Tuesday, April 7, 2009

My uncle Bob

A part of the readings reminds me of my uncle Bob (for privacy reasons I made up a pseudonym for him). The reason I bring him up is that I noticed a significant difference in the way him and I communicate with people. For example, when we go out to places, he always seems to get into a conversation with a random stranger or if we are at a restaurant, with the person serving us food. These conversations rang from the weather, to business and even very personal discussions. This surprised me because I had always grown up in a family, and even a societal time where one kept to him or herself.

For example, I grew up in and around NYC nearly my whole life so I would spend a lot of time in the city. When I would go out or take the subway, everyone kept to themselves and I rarely bothered anyone. Sure I got into the occasional conversation with a stranger but for the most part, I felt it was rather difficult to spark up a conversation with a stranger unless the social situation was conducive to do so.

My uncle on the other hand did not play by the same rules. He was raised with a community that let down there social walls and talked freely to one another. He looked at every situation as a way to interact with people. He was not limited by social stigmas that inhibited face to face contact with people. Grumpert & Drucker write:

“Once upon a time, not so many years ago, people could go out into the city lights when the fancy struck them, when they had nothing better to do, when it occurred to them that it might be fun to be with others. They wandered out to the square to talk... to the park to stroll among others... to the public realm to vanquish loneliness, discuss politics, or simply talk. But it is no longer that time past, and old and familiar have become hostile and menacing”.

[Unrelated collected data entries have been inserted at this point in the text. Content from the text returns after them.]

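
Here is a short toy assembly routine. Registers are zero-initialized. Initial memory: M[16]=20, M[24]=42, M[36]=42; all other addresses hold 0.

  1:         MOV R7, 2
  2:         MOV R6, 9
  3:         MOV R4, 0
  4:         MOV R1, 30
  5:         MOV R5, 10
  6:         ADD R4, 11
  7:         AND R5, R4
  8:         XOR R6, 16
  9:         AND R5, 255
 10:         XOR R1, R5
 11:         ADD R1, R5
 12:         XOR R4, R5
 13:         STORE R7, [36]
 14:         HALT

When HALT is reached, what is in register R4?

1

R7=2
R6=9
R4=0
R1=30
R5=10
R4=0+11=11
R5=10&11=10
R6=9^16=25
R5=10&255=10
R1=30^10=20
R1=20+10=30
R4=11^10=1
STORE R7, [36] → M[36]=2
halt.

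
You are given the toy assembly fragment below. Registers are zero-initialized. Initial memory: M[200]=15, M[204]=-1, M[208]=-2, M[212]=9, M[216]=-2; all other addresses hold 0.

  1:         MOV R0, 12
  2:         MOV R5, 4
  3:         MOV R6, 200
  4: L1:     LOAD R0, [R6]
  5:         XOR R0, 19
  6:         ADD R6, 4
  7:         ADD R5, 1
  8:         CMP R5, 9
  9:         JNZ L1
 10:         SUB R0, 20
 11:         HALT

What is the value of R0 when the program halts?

-39

after MOV R0, 12: R0=12
after MOV R5, 4: R5=4
after MOV R6, 200: R6=200
after LOAD R0, [R6]: R0=M[200]=15
after XOR R0, 19: R0=15^19=28
after ADD R6, 4: R6=200+4=204
after ADD R5, 1: R5=4+1=5
CMP R5, 9  (cmp 5,9)
JNZ L1: taken
after LOAD R0, [R6]: R0=M[204]=-1
after XOR R0, 19: R0=(-1)^19=-20
after ADD R6, 4: R6=204+4=208
after ADD R5, 1: R5=5+1=6
CMP R5, 9  (cmp 6,9)
JNZ L1: taken
after LOAD R0, [R6]: R0=M[208]=-2
after XOR R0, 19: R0=(-2)^19=-19
after ADD R6, 4: R6=208+4=212
after ADD R5, 1: R5=6+1=7
CMP R5, 9  (cmp 7,9)
JNZ L1: taken
after LOAD R0, [R6]: R0=M[212]=9
after XOR R0, 19: R0=9^19=26
after ADD R6, 4: R6=212+4=216
after ADD R5, 1: R5=7+1=8
CMP R5, 9  (cmp 8,9)
JNZ L1: taken
after LOAD R0, [R6]: R0=M[216]=-2
after XOR R0, 19: R0=(-2)^19=-19
after ADD R6, 4: R6=216+4=220
after ADD R5, 1: R5=8+1=9
CMP R5, 9  (cmp 9,9)
JNZ L1: not taken
after SUB R0, 20: R0=(-19)-20=-39
halt.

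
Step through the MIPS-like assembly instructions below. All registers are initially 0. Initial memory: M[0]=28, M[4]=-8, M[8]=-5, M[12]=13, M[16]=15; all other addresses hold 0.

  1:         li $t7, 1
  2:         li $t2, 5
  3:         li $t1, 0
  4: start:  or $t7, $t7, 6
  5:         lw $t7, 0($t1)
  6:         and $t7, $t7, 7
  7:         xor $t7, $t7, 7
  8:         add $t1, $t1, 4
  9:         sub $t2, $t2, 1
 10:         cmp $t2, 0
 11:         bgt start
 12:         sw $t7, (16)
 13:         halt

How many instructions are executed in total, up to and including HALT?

$t7=1
$t2=5
$t1=0
$t7=1|6=7
$t7=M[0]=28
$t7=28&7=4
$t7=4^7=3
$t1=0+4=4
$t2=5-1=4
cmp $t2, 0  (cmp 4,0)
bgt start: taken
$t7=3|6=7
$t7=M[4]=-8
$t7=(-8)&7=0
$t7=0^7=7
$t1=4+4=8
$t2=4-1=3
cmp $t2, 0  (cmp 3,0)
bgt start: taken
$t7=7|6=7
$t7=M[8]=-5
$t7=(-5)&7=3
$t7=3^7=4
$t1=8+4=12
$t2=3-1=2
cmp $t2, 0  (cmp 2,0)
bgt start: taken
$t7=4|6=6
$t7=M[12]=13
$t7=13&7=5
$t7=5^7=2
$t1=12+4=16
$t2=2-1=1
cmp $t2, 0  (cmp 1,0)
bgt start: taken
$t7=2|6=6
$t7=M[16]=15
$t7=15&7=7
$t7=7^7=0
$t1=16+4=20
$t2=1-1=0
cmp $t2, 0  (cmp 0,0)
bgt start: not taken
sw $t7, (16) → M[16]=0
halt.
Total executed instructions: 45.

45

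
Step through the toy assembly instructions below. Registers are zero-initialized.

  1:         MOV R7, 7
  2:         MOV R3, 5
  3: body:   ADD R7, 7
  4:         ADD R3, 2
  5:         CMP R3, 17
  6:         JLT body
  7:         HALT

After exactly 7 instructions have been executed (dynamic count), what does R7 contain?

R7=7
R3=5
R7=7+7=14
R3=5+2=7
CMP R3, 17  (cmp 7,17)
JLT body: taken
R7=14+7=21
After step 7: R7 = 21.

21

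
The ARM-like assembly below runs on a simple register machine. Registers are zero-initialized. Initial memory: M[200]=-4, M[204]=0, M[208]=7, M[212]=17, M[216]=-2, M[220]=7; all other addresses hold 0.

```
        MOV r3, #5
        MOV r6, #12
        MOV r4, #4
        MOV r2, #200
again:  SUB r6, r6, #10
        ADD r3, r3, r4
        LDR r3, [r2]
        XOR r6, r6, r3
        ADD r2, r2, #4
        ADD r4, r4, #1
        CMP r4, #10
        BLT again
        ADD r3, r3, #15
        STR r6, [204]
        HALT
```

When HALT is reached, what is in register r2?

224

r3=5
r6=12
r4=4
r2=200
r6=12-10=2
r3=5+4=9
r3=M[200]=-4
r6=2^(-4)=-2
r2=200+4=204
r4=4+1=5
CMP r4, #10  (cmp 5,10)
BLT again: taken
r6=(-2)-10=-12
r3=(-4)+5=1
r3=M[204]=0
r6=(-12)^0=-12
r2=204+4=208
r4=5+1=6
CMP r4, #10  (cmp 6,10)
BLT again: taken
r6=(-12)-10=-22
r3=0+6=6
r3=M[208]=7
r6=(-22)^7=-19
r2=208+4=212
r4=6+1=7
CMP r4, #10  (cmp 7,10)
BLT again: taken
r6=(-19)-10=-29
r3=7+7=14
r3=M[212]=17
r6=(-29)^17=-14
r2=212+4=216
r4=7+1=8
CMP r4, #10  (cmp 8,10)
BLT again: taken
r6=(-14)-10=-24
r3=17+8=25
r3=M[216]=-2
r6=(-24)^(-2)=22
r2=216+4=220
r4=8+1=9
CMP r4, #10  (cmp 9,10)
BLT again: taken
r6=22-10=12
r3=(-2)+9=7
r3=M[220]=7
r6=12^7=11
r2=220+4=224
r4=9+1=10
CMP r4, #10  (cmp 10,10)
BLT again: not taken
r3=7+15=22
STR r6, [204] → M[204]=11
halt.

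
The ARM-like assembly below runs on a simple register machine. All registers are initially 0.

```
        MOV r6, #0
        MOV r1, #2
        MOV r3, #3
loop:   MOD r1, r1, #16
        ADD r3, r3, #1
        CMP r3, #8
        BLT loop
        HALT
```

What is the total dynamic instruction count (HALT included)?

24

r6=0
r1=2
r3=3
r1=2%16=2
r3=3+1=4
CMP r3, #8  (cmp 4,8)
BLT loop: taken
r1=2%16=2
r3=4+1=5
CMP r3, #8  (cmp 5,8)
BLT loop: taken
r1=2%16=2
r3=5+1=6
CMP r3, #8  (cmp 6,8)
BLT loop: taken
r1=2%16=2
r3=6+1=7
CMP r3, #8  (cmp 7,8)
BLT loop: taken
r1=2%16=2
r3=7+1=8
CMP r3, #8  (cmp 8,8)
BLT loop: not taken
halt.
Total executed instructions: 24.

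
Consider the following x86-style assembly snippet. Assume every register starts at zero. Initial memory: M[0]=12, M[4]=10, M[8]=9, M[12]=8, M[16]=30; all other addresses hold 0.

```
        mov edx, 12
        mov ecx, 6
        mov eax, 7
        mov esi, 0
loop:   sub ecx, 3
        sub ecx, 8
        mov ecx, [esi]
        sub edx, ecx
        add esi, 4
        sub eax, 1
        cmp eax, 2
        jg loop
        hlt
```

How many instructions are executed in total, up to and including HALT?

45

after mov edx, 12: edx=12
after mov ecx, 6: ecx=6
after mov eax, 7: eax=7
after mov esi, 0: esi=0
after sub ecx, 3: ecx=6-3=3
after sub ecx, 8: ecx=3-8=-5
after mov ecx, [esi]: ecx=M[0]=12
after sub edx, ecx: edx=12-12=0
after add esi, 4: esi=0+4=4
after sub eax, 1: eax=7-1=6
cmp eax, 2  (cmp 6,2)
jg loop: taken
after sub ecx, 3: ecx=12-3=9
after sub ecx, 8: ecx=9-8=1
after mov ecx, [esi]: ecx=M[4]=10
after sub edx, ecx: edx=0-10=-10
after add esi, 4: esi=4+4=8
after sub eax, 1: eax=6-1=5
cmp eax, 2  (cmp 5,2)
jg loop: taken
after sub ecx, 3: ecx=10-3=7
after sub ecx, 8: ecx=7-8=-1
after mov ecx, [esi]: ecx=M[8]=9
after sub edx, ecx: edx=(-10)-9=-19
after add esi, 4: esi=8+4=12
after sub eax, 1: eax=5-1=4
cmp eax, 2  (cmp 4,2)
jg loop: taken
after sub ecx, 3: ecx=9-3=6
after sub ecx, 8: ecx=6-8=-2
after mov ecx, [esi]: ecx=M[12]=8
after sub edx, ecx: edx=(-19)-8=-27
after add esi, 4: esi=12+4=16
after sub eax, 1: eax=4-1=3
cmp eax, 2  (cmp 3,2)
jg loop: taken
after sub ecx, 3: ecx=8-3=5
after sub ecx, 8: ecx=5-8=-3
after mov ecx, [esi]: ecx=M[16]=30
after sub edx, ecx: edx=(-27)-30=-57
after add esi, 4: esi=16+4=20
after sub eax, 1: eax=3-1=2
cmp eax, 2  (cmp 2,2)
jg loop: not taken
halt.
Total executed instructions: 45.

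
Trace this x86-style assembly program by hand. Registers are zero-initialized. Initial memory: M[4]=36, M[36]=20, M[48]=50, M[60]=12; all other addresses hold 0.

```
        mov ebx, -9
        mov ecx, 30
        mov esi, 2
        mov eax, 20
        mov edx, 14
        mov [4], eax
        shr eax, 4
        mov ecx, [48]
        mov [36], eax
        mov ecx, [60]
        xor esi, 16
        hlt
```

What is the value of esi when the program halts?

after mov ebx, -9: ebx=-9
after mov ecx, 30: ecx=30
after mov esi, 2: esi=2
after mov eax, 20: eax=20
after mov edx, 14: edx=14
mov [4], eax → M[4]=20
after shr eax, 4: eax=20>>4=1
after mov ecx, [48]: ecx=M[48]=50
mov [36], eax → M[36]=1
after mov ecx, [60]: ecx=M[60]=12
after xor esi, 16: esi=2^16=18
halt.

18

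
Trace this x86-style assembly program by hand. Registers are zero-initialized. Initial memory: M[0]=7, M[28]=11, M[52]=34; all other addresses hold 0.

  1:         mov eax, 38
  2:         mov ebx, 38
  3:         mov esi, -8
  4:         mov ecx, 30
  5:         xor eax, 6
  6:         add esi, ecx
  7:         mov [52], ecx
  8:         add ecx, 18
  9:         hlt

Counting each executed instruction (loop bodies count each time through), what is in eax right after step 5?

after mov eax, 38: eax=38
after mov ebx, 38: ebx=38
after mov esi, -8: esi=-8
after mov ecx, 30: ecx=30
after xor eax, 6: eax=38^6=32
After step 5: eax = 32.

32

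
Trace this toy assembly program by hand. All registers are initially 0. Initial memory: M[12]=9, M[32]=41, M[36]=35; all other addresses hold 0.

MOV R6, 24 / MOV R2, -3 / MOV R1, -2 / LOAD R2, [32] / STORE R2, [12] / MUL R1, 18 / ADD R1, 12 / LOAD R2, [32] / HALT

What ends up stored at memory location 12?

41

MOV R6, 24 → R6=24
MOV R2, -3 → R2=-3
MOV R1, -2 → R1=-2
LOAD R2, [32] → R2=M[32]=41
STORE R2, [12] → M[12]=41
MUL R1, 18 → R1=(-2)*18=-36
ADD R1, 12 → R1=(-36)+12=-24
LOAD R2, [32] → R2=M[32]=41
halt.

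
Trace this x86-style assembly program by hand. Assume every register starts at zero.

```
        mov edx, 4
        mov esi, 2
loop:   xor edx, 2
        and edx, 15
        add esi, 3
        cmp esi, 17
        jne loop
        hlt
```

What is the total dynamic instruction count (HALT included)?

mov edx, 4 → edx=4
mov esi, 2 → esi=2
xor edx, 2 → edx=4^2=6
and edx, 15 → edx=6&15=6
add esi, 3 → esi=2+3=5
cmp esi, 17  (cmp 5,17)
jne loop: taken
xor edx, 2 → edx=6^2=4
and edx, 15 → edx=4&15=4
add esi, 3 → esi=5+3=8
cmp esi, 17  (cmp 8,17)
jne loop: taken
xor edx, 2 → edx=4^2=6
and edx, 15 → edx=6&15=6
add esi, 3 → esi=8+3=11
cmp esi, 17  (cmp 11,17)
jne loop: taken
xor edx, 2 → edx=6^2=4
and edx, 15 → edx=4&15=4
add esi, 3 → esi=11+3=14
cmp esi, 17  (cmp 14,17)
jne loop: taken
xor edx, 2 → edx=4^2=6
and edx, 15 → edx=6&15=6
add esi, 3 → esi=14+3=17
cmp esi, 17  (cmp 17,17)
jne loop: not taken
halt.
Total executed instructions: 28.

28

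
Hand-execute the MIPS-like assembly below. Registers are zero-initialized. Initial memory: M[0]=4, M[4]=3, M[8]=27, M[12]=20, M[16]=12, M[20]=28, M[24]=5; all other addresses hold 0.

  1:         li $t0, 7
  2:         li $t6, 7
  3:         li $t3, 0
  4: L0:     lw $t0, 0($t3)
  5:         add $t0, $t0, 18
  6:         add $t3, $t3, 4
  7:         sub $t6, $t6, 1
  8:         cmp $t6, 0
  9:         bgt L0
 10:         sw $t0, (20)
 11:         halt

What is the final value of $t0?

23

after li $t0, 7: $t0=7
after li $t6, 7: $t6=7
after li $t3, 0: $t3=0
after lw $t0, 0($t3): $t0=M[0]=4
after add $t0, $t0, 18: $t0=4+18=22
after add $t3, $t3, 4: $t3=0+4=4
after sub $t6, $t6, 1: $t6=7-1=6
cmp $t6, 0  (cmp 6,0)
bgt L0: taken
after lw $t0, 0($t3): $t0=M[4]=3
after add $t0, $t0, 18: $t0=3+18=21
after add $t3, $t3, 4: $t3=4+4=8
after sub $t6, $t6, 1: $t6=6-1=5
cmp $t6, 0  (cmp 5,0)
bgt L0: taken
after lw $t0, 0($t3): $t0=M[8]=27
after add $t0, $t0, 18: $t0=27+18=45
after add $t3, $t3, 4: $t3=8+4=12
after sub $t6, $t6, 1: $t6=5-1=4
cmp $t6, 0  (cmp 4,0)
bgt L0: taken
after lw $t0, 0($t3): $t0=M[12]=20
after add $t0, $t0, 18: $t0=20+18=38
after add $t3, $t3, 4: $t3=12+4=16
after sub $t6, $t6, 1: $t6=4-1=3
cmp $t6, 0  (cmp 3,0)
bgt L0: taken
after lw $t0, 0($t3): $t0=M[16]=12
after add $t0, $t0, 18: $t0=12+18=30
after add $t3, $t3, 4: $t3=16+4=20
after sub $t6, $t6, 1: $t6=3-1=2
cmp $t6, 0  (cmp 2,0)
bgt L0: taken
after lw $t0, 0($t3): $t0=M[20]=28
after add $t0, $t0, 18: $t0=28+18=46
after add $t3, $t3, 4: $t3=20+4=24
after sub $t6, $t6, 1: $t6=2-1=1
cmp $t6, 0  (cmp 1,0)
bgt L0: taken
after lw $t0, 0($t3): $t0=M[24]=5
after add $t0, $t0, 18: $t0=5+18=23
after add $t3, $t3, 4: $t3=24+4=28
after sub $t6, $t6, 1: $t6=1-1=0
cmp $t6, 0  (cmp 0,0)
bgt L0: not taken
sw $t0, (20) → M[20]=23
halt.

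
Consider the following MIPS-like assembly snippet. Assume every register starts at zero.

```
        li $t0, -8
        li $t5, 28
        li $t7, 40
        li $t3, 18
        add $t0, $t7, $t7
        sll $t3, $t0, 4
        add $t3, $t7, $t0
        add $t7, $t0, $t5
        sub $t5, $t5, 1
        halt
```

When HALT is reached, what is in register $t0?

80

li $t0, -8 → $t0=-8
li $t5, 28 → $t5=28
li $t7, 40 → $t7=40
li $t3, 18 → $t3=18
add $t0, $t7, $t7 → $t0=40+40=80
sll $t3, $t0, 4 → $t3=80<<4=1280
add $t3, $t7, $t0 → $t3=40+80=120
add $t7, $t0, $t5 → $t7=80+28=108
sub $t5, $t5, 1 → $t5=28-1=27
halt.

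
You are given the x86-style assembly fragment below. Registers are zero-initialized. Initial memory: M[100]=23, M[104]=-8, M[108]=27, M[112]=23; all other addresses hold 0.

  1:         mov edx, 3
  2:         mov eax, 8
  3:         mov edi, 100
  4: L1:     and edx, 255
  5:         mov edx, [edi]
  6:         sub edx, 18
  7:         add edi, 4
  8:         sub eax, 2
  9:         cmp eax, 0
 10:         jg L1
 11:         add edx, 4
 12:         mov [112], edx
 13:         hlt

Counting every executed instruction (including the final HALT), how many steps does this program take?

34

after mov edx, 3: edx=3
after mov eax, 8: eax=8
after mov edi, 100: edi=100
after and edx, 255: edx=3&255=3
after mov edx, [edi]: edx=M[100]=23
after sub edx, 18: edx=23-18=5
after add edi, 4: edi=100+4=104
after sub eax, 2: eax=8-2=6
cmp eax, 0  (cmp 6,0)
jg L1: taken
after and edx, 255: edx=5&255=5
after mov edx, [edi]: edx=M[104]=-8
after sub edx, 18: edx=(-8)-18=-26
after add edi, 4: edi=104+4=108
after sub eax, 2: eax=6-2=4
cmp eax, 0  (cmp 4,0)
jg L1: taken
after and edx, 255: edx=(-26)&255=230
after mov edx, [edi]: edx=M[108]=27
after sub edx, 18: edx=27-18=9
after add edi, 4: edi=108+4=112
after sub eax, 2: eax=4-2=2
cmp eax, 0  (cmp 2,0)
jg L1: taken
after and edx, 255: edx=9&255=9
after mov edx, [edi]: edx=M[112]=23
after sub edx, 18: edx=23-18=5
after add edi, 4: edi=112+4=116
after sub eax, 2: eax=2-2=0
cmp eax, 0  (cmp 0,0)
jg L1: not taken
after add edx, 4: edx=5+4=9
mov [112], edx → M[112]=9
halt.
Total executed instructions: 34.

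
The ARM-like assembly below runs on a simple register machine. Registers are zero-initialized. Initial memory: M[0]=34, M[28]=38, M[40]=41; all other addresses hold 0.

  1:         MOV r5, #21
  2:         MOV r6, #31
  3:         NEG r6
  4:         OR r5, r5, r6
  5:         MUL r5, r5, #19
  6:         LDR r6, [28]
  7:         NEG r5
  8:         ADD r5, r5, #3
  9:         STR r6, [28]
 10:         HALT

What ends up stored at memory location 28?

38

MOV r5, #21 → r5=21
MOV r6, #31 → r6=31
NEG r6 → r6=-(31)=-31
OR r5, r5, r6 → r5=21|(-31)=-11
MUL r5, r5, #19 → r5=(-11)*19=-209
LDR r6, [28] → r6=M[28]=38
NEG r5 → r5=-(-209)=209
ADD r5, r5, #3 → r5=209+3=212
STR r6, [28] → M[28]=38
halt.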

Because the “familiar” has now become hostile, many of us have reverted to digital communication to get our social fix. We feel less anxiety through cyber communities that break down the sometimes scary social boundaries necessary in the real world:

“there is something seductive about electronic communication with others, and we in the United States have begun to rely on mediated communication and even to prefer that mode to the old, particularly because it is safe, forgetting that there are qualitative differences between the two (Grumpert & Ducker)”.

We are losing the desire to interact face to face, something my uncle managed to avoid doing. He kept the old way of communicating and did not have the option of digital communication to fulfill his basic human need for social interaction. So what does it all mean?

I think the answer is very unclear and will be until this digital age plays itself out a little further. But I can speak for my own experience and say that I think there is a real danger for people who rely too much on digital communication to lose the ability to interact in the real world. Because of the ways in which we communicate on the net is so different from face to face interaction, spending too much time online could cause a type of social disability. Beyond this, I just think that real contact with human beings is necessary for people to be happy.

1 comment:

  1. this is a wonderful observation about the lost art of sociability!